Sacha Feinman, for the Pulitzer Center. Photo by David Rochkind
Their stories are infinite in variety. Jose Arturo Romero got
separated from his group and was left to fend for himself in the middle
of the desert, picked up by the Border Patrol after four days of what
had seemed like aimless wandering. It was his third attempt, and he
had yet to make it the 60 miles to Tucson. Dehydration and the
near-death experience be damned; he was ready to try again. Jorge
Flores had been successful in his one and only crossing 22 years
earlier. More than two decades later, an entire life came undone in
Raleigh, North Carolina when he ran a red light and was found to be
driving without a license. Some are trying to get to their families in
New York or Chicago, believing that opportunity awaits if they can just
complete the journey. Others have no one to call on and no idea what
to expect once they finish moving.
The stories vary save in a
single detail; each narrator hired a "pollero", or guide, to bring them
across the border and safely install them in the U.S.
These
days, human smuggling to the U.S. is a big business, one that has
undergone a profound transformation over the last 10-15 years. What
were once "mom and pop" enterprises only found on the U.S/Mexico border have been replaced by far more sophisticated brokers who now
interact with the country's deadly narcotraffickers.
The
hiring of a pollero represents a remarkable moment in a migrant's
journey. Life savings, not to mention lives themselves, are given over
to a total stranger. And there is no criteria by which one might judge
which guide is trustworthy and which is trouble.
"It's luck,
picking a pollero. Luck and faith in God," advises Melvin Castañeda, a
34 year old migrant from the state of Sinaloa. "There are a few little
things that can help. Never pick a young guide,
for example. Older guides have been around longer and know better how
to get around. And they don't walk as fast. But luck; that is really
all you have."
"The border crossing is more dangerous today
than ever before," says Enrique Enriquez, the local coordinator of the
governmental agency Grupo Beta. Working to provide medical attention
and travel advice for would-be crossers, the organization's members are
in a unique position to testify on the dangers facing migrants looking
to smuggle themselves across the U.S./Mexico border.

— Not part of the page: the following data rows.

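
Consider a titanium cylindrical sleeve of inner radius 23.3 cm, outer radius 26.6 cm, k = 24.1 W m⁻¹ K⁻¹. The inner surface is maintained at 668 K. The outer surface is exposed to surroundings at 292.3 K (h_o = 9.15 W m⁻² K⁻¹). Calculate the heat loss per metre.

Q' = 5.67 kW/m

Series thermal resistances, inner to outer:
  R'_titanium = ln(0.266/0.233)/(2πk) = 0.1325/(2π·24.1) = 8.747×10^-4 m·K/W
  R'_conv,out = 1/(2πr h) = 1/(2π·0.266·9.15) = 0.06539 m·K/W
ΣR = 8.747×10^-4 + 0.06539 = 0.06626 m·K/W
Q' = ΔT/ΣR = (668 K − 292.3 K)/0.06626 = 5670 W/m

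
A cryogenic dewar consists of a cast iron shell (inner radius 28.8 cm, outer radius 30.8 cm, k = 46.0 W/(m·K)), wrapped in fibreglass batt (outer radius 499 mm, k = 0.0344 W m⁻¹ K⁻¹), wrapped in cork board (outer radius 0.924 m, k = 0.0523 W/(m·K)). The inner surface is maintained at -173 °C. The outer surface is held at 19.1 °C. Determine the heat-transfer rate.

Resistance network (inner→outer):
  R_cast iron = (1/0.288 − 1/0.308)/(4πk) = 0.2255/(4π·46.0) = 3.900×10^-4 K/W
  R_fibreglass batt = (1/0.308 − 1/0.499)/(4πk) = 1.243/(4π·0.0344) = 2.875 K/W
  R_cork board = (1/0.499 − 1/0.924)/(4πk) = 0.9218/(4π·0.0523) = 1.403 K/W
ΣR = 3.900×10^-4 + 2.875 + 1.403 = 4.278 K/W
Q = ΔT/ΣR = (-173 °C − 19.1 °C)/4.278 = -44.9 W
(Negative Q ⇒ heat flows inward; heat gain = 44.9 W.)

Q = 44.9 W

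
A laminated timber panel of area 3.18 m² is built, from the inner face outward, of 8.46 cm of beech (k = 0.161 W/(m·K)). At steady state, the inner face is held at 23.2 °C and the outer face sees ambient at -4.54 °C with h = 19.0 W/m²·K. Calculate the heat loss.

Q = 153 W

Treat each layer as a resistance in series:
  R_beech = L/(kA) = 0.0846/(0.161·3.18) = 0.1652 K/W
  R_conv,out = 1/(hA) = 1/(19.0·3.18) = 0.01655 K/W
ΣR = 0.1652 + 0.01655 = 0.1818 K/W
Q = ΔT/ΣR = (23.2 °C − -4.54 °C)/0.1818 = 153 W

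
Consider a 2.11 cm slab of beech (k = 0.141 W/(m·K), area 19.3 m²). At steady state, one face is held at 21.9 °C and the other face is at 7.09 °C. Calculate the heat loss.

Q = kA·ΔT/L = 0.141 × 19.3 × |21.9 °C − 7.09 °C| / 0.0211 = 1910 W

Q = 1910 W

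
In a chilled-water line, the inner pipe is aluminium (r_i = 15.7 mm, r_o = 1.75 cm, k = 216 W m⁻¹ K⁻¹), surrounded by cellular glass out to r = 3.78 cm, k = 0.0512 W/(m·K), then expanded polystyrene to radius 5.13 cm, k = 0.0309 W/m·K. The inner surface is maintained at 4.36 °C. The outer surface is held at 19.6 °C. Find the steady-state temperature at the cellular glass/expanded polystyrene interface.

T = 13.6 °C

Treat each layer as a resistance in series:
  R'_aluminium = ln(0.0175/0.0157)/(2πk) = 0.1085/(2π·216) = 7.998×10^-5 m·K/W
  R'_cellular glass = ln(0.0378/0.0175)/(2πk) = 0.7701/(2π·0.0512) = 2.394 m·K/W
  R'_expanded polystyrene = ln(0.0513/0.0378)/(2πk) = 0.3054/(2π·0.0309) = 1.573 m·K/W
ΣR = 7.998×10^-5 + 2.394 + 1.573 = 3.967 m·K/W
Q' = ΔT/ΣR = (4.36 °C − 19.6 °C)/3.967 = -3.842 W/m
From the inner boundary to the cellular glass/expanded polystyrene interface, ΣR_partial = 2.394 m·K/W.
T_interface = T_in − Q'·ΣR_partial = 4.36 °C − (-3.842)(2.394) = 13.6 °C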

According to Enriquez, increased security measures by the U.S.
Border Patrol has resulted in an equal but opposite reaction on the
Mexican side. While U.S. authorities have militarized the border in an attempt to bring order to the region and stem the flow of undocumented workers in to the U.S., their actions have made the journey more dangerous for migrants.
"Polleros are pushing these groups further and further into the most deadly regions. The Border Patrol is a stronger presence along the most obvious routes, so the polleros have to travel into the most inhospitable areas, routes that are controlled by the narcotrafickers. The polleros are forced to pay taxes to the narcos, and they put the migrants in a much more dangerous situation."
As Enriquez sees it, this interaction between drug smugglers and people smugglers is a relativly new development. "We have really only started to see it in the last 2-3 years. As the narcos have gone and consolidated their total control of the border, they are more visible in the migrant buisness."